2nd September 2015 | Robert Taylor

I applaud Sepp Blatter’s decision to give a no-holds-barred 20-minute TV interview to the BBC. He and FIFA have had a terrible press, and the only way to turn that around is to speak to the media directly. A BBC interview, shown around the world, is about as high-profile as it gets.

How sad, then, that he failed.

 

This was a classic issues-based interview – i.e. one characterised by a spectrum of opinion. At one end is the interviewee’s position (I am a good man and FIFA is not corrupt), while at the other is the reverse opinion (Blatter is devious and dishonest and so is his organisation). In the middle are those members of the audience who are completely neutral. 

The interviewee’s aim should be to draw the audience along the spectrum towards their position. It might be too ambitious to think you could persuade everyone to the point where they strongly agree with your position. Not in one interview. But it might still be a “win” for the interviewee if they can make people who were completely opposed, slightly less opposed; and so on along the spectrum.

But how does the interviewee achieve that? First of all they have to have strong messages. And Blatter’s two key messages were really quite good:

  1.        I have been responsible for bringing about universal football (backed up with examples about women’s football and taking the World Cup Finals to countries that have never held them before).
  2.        FIFA as an organisation is clean, but some individual members are corrupt (illustrated with a piece of evidence: the confederations elect their own leaders and FIFA has no control over that election process.)

But you can’t win an issues-based interview with strong messages alone, because they typically only allow you to win over people’s minds. To win over their hearts too, the key is to empathise with those who feel differently from you. This is something that so many interviewees neglect – as did Blatter. He didn’t even attempt to empathise with the way people around the world feel about the organisation he leads.

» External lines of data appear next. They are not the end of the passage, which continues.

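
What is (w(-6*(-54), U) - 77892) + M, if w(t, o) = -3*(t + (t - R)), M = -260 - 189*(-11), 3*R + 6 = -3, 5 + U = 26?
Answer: -78026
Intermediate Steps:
U = 21 (U = -5 + 26 = 21)
R = -3 (R = -2 + (⅓)*(-3) = -2 - 1 = -3)
M = 1819 (M = -260 + 2079 = 1819)
w(t, o) = -9 - 6*t (w(t, o) = -3*(t + (t - 1*(-3))) = -3*(t + (t + 3)) = -3*(t + (3 + t)) = -3*(3 + 2*t) = -9 - 6*t)
(w(-6*(-54), U) - 77892) + M = ((-9 - (-36)*(-54)) - 77892) + 1819 = ((-9 - 6*324) - 77892) + 1819 = ((-9 - 1944) - 77892) + 1819 = (-1953 - 77892) + 1819 = -79845 + 1819 = -78026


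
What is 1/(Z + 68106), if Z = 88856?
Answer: 1/156962 ≈ 6.3710e-6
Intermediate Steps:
1/(Z + 68106) = 1/(88856 + 68106) = 1/156962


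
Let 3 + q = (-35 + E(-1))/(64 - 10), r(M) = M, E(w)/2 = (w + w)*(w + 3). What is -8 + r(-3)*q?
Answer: 61/18 ≈ 3.3889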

People are disgusted by what they’ve heard and read, and he needed to show not only that he understands that disgust, but shares it. In fact, he should have made such a declaration in his very first answer, saying something like this:

“Can I first of all say to people watching, that I understand how horrified they must be at what they have seen reported about FIFA. If you see top officials being arrested, and if you hear all these stories about corruption and dishonesty, it is bound to undermine the faith you have in the game of football. And while I, as FIFA President, feel that many of these media reports have been unfair or exaggerated, I do want to reassure people that I understand their outrage, and it’s my job as FIFA President to root out any wrongdoing, and that’s what I’m determined to do. Now, in answer to your first question…”

This reaching out to your opponents through a full empathy message also serves to establish common ground upon which everyone, on either side of the debate, can agree. It then needs to be backed up by further bridges of empathy as the interview goes on. So when asked towards the end (18.45) whether his office had been guilty of writing briefing documents against Michel Platini, the head of UEFA, he should have said: “I’ve heard reports about that and while I can honestly say that I have no knowledge of it, it’s clearly something I’m concerned about and am investigating.” Instead of which Blatter again was curt and dismissive: “I don’t know that.”

In fact, throughout the interview Blatter was confrontational – which is the best way to alienate a sceptical audience. “Listen!” he kept saying at the start of his answers. “Tell me what I have done wrong?” he said half-way through the interview, followed by a dismissive: “I don’t enter into this discussion” about whether the World Cup in South Africa was won through bribes.

Allied to his lack of empathy was his fidgety body language (see 5.15 and 15.25 for good examples). Audiences will always trust body language signals more than words. So, if, like Blatter, you convey uncertain body language, people are more likely to trust the non-verbal signals than the verbal ones. It’s no good Blatter saying that he is unconcerned by investigations against FIFA in America, if his fidgety fingers suggest that he’s very concerned indeed.

In summary, I give Blatter 7/10 for content and messaging, but only 3/10 for style of delivery. I suspect his interview will have done little, if anything, to draw people along the spectrum of opinion towards his stance.

What a wasted opportunity for both Blatter and FIFA.